Anti-abortion advocates, including figures like Family Research Council President Tony Perkins, have praised the legal steps and urged the Trump administration to expedite restrictions on the drug. Perkins expressed concern that the number of abortions has not declined since the Supreme Court’s ruling, warning of a potential loss of support among conservative voters ahead of the upcoming midterm elections.
However, some anti-abortion leaders remain cautiously optimistic that the administration will act appropriately. National Right to Life’s Madison LaClare voiced trust in the FDA’s review process, while Susan B. Anthony Pro-Life America’s Marjorie Dannenfelser emphasized the administration’s opportunity to prioritize women’s safety without criticizing it directly.
Recent election results suggest a political landscape more favorable to abortion rights than to bans, with voters rejecting restrictive measures in 14 of 17 states where the issue appeared on ballots since Roe was overturned. Legal experts note an emerging public consensus opposing comprehensive abortion bans.
The FDA confirmed it is conducting a thorough safety evaluation of mifepristone, involving extensive data collection and review processes that could extend beyond a year, but the agency intends to complete the review more quickly.
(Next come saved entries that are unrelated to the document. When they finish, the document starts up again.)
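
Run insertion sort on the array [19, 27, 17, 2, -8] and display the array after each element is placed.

First element 19 is already 'sorted'
Insert 27: shifted 0 elements -> [19, 27, 17, 2, -8]
Insert 17: shifted 2 elements -> [17, 19, 27, 2, -8]
Insert 2: shifted 3 elements -> [2, 17, 19, 27, -8]
Insert -8: shifted 4 elements -> [-8, 2, 17, 19, 27]


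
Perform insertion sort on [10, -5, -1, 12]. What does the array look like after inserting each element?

First element 10 is already 'sorted'
Insert -5: shifted 1 elements -> [-5, 10, -1, 12]
Insert -1: shifted 1 elements -> [-5, -1, 10, 12]
Insert 12: shifted 0 elements -> [-5, -1, 10, 12]


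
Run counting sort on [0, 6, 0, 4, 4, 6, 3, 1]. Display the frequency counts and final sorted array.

Count array: [2, 1, 0, 1, 2, 0, 2]
(count[i] = number of elements equal to i)
Cumulative count: [2, 3, 3, 4, 6, 6, 8]
Sorted: [0, 0, 1, 3, 4, 4, 6, 6]


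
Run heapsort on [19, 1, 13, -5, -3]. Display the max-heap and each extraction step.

Build heap: [19, 1, 13, -5, -3]
Extract 19: [13, 1, -3, -5, 19]
Extract 13: [1, -5, -3, 13, 19]
Extract 1: [-3, -5, 1, 13, 19]
Extract -3: [-5, -3, 1, 13, 19]


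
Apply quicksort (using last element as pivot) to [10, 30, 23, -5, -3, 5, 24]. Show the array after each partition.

Partition 1: pivot=24 at index 5 -> [10, 23, -5, -3, 5, 24, 30]
Partition 2: pivot=5 at index 2 -> [-5, -3, 5, 23, 10, 24, 30]
Partition 3: pivot=-3 at index 1 -> [-5, -3, 5, 23, 10, 24, 30]
Partition 4: pivot=10 at index 3 -> [-5, -3, 5, 10, 23, 24, 30]


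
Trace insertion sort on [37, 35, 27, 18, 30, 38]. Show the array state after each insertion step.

First element 37 is already 'sorted'
Insert 35: shifted 1 elements -> [35, 37, 27, 18, 30, 38]
Insert 27: shifted 2 elements -> [27, 35, 37, 18, 30, 38]
Insert 18: shifted 3 elements -> [18, 27, 35, 37, 30, 38]
Insert 30: shifted 2 elements -> [18, 27, 30, 35, 37, 38]
Insert 38: shifted 0 elements -> [18, 27, 30, 35, 37, 38]


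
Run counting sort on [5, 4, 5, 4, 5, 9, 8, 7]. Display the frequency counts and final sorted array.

Count array: [0, 0, 0, 0, 2, 3, 0, 1, 1, 1]
(count[i] = number of elements equal to i)
Cumulative count: [0, 0, 0, 0, 2, 5, 5, 6, 7, 8]
Sorted: [4, 4, 5, 5, 5, 7, 8, 9]


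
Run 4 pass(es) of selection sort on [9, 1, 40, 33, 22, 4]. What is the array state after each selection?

Pass 1: Select minimum 1 at index 1, swap -> [1, 9, 40, 33, 22, 4]
Pass 2: Select minimum 4 at index 5, swap -> [1, 4, 40, 33, 22, 9]
Pass 3: Select minimum 9 at index 5, swap -> [1, 4, 9, 33, 22, 40]
Pass 4: Select minimum 22 at index 4, swap -> [1, 4, 9, 22, 33, 40]


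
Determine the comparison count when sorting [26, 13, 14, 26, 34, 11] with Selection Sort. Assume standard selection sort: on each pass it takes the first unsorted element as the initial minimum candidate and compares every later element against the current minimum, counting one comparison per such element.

Pass 1: scan indices 1..5 for the minimum = 5 comparison(s); min is 11, place at index 0 -> [11, 13, 14, 26, 34, 26]
Pass 2: scan indices 2..5 for the minimum = 4 comparison(s); min is 13, place at index 1 -> [11, 13, 14, 26, 34, 26]
Pass 3: scan indices 3..5 for the minimum = 3 comparison(s); min is 14, place at index 2 -> [11, 13, 14, 26, 34, 26]
Pass 4: scan indices 4..5 for the minimum = 2 comparison(s); min is 26, place at index 3 -> [11, 13, 14, 26, 34, 26]
Pass 5: scan indices 5..5 for the minimum = 1 comparison(s); min is 26, place at index 4 -> [11, 13, 14, 26, 26, 34]
Selection sort always scans the whole unsorted suffix, so the count is (n-1) + (n-2) + ... + 1 = n(n-1)/2 = 6*5/2 = 15 regardless of the input order.
Total comparisons: 5 + 4 + 3 + 2 + 1 = 15


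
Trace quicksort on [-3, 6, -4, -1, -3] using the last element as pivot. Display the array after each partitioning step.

Partition 1: pivot=-3 at index 2 -> [-3, -4, -3, -1, 6]
Partition 2: pivot=-4 at index 0 -> [-4, -3, -3, -1, 6]
Partition 3: pivot=6 at index 4 -> [-4, -3, -3, -1, 6]


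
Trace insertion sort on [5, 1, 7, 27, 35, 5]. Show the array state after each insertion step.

First element 5 is already 'sorted'
Insert 1: shifted 1 elements -> [1, 5, 7, 27, 35, 5]
Insert 7: shifted 0 elements -> [1, 5, 7, 27, 35, 5]
Insert 27: shifted 0 elements -> [1, 5, 7, 27, 35, 5]
Insert 35: shifted 0 elements -> [1, 5, 7, 27, 35, 5]
Insert 5: shifted 3 elements -> [1, 5, 5, 7, 27, 35]


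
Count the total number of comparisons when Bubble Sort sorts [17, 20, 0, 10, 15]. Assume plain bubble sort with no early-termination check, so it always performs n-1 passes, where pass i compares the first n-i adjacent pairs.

Pass 1: compare adjacent pairs (0,1)..(3,4) = 4 comparison(s), 3 swap(s) -> [17, 0, 10, 15, 20]
Pass 2: compare adjacent pairs (0,1)..(2,3) = 3 comparison(s), 3 swap(s) -> [0, 10, 15, 17, 20]
Pass 3: compare adjacent pairs (0,1)..(1,2) = 2 comparison(s), 0 swap(s) -> [0, 10, 15, 17, 20]
Pass 4: compare adjacent pairs (0,1)..(0,1) = 1 comparison(s), 0 swap(s) -> [0, 10, 15, 17, 20]
Total comparisons: 4 + 3 + 2 + 1 = 10


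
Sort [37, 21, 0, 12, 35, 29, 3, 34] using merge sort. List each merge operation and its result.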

The agency did not specify when the review began.
Mifepristone was initially approved in 2000 with strict distribution limits, such as requiring prescribed administration by certified physicians following in-person consultations due to risks like excessive bleeding. During the COVID-19 pandemic, those restrictions were eased after studies indicated the pill's safety in less supervised contexts, allowing prescriptions via telehealth and mail—a change at the heart of the current controversies.
The heightened scrutiny over mifepristone coincides with increased political attention under the Trump administration and Health Secretary Robert F. Kennedy Jr., whose confirmation hearing last year included several inquiries from Republican lawmakers about the drug’s safety and regulatory status. The FDA’s approval last fall of another generic version of mifepristone further intensified dissatisfaction among abortion opponents seeking tighter controls.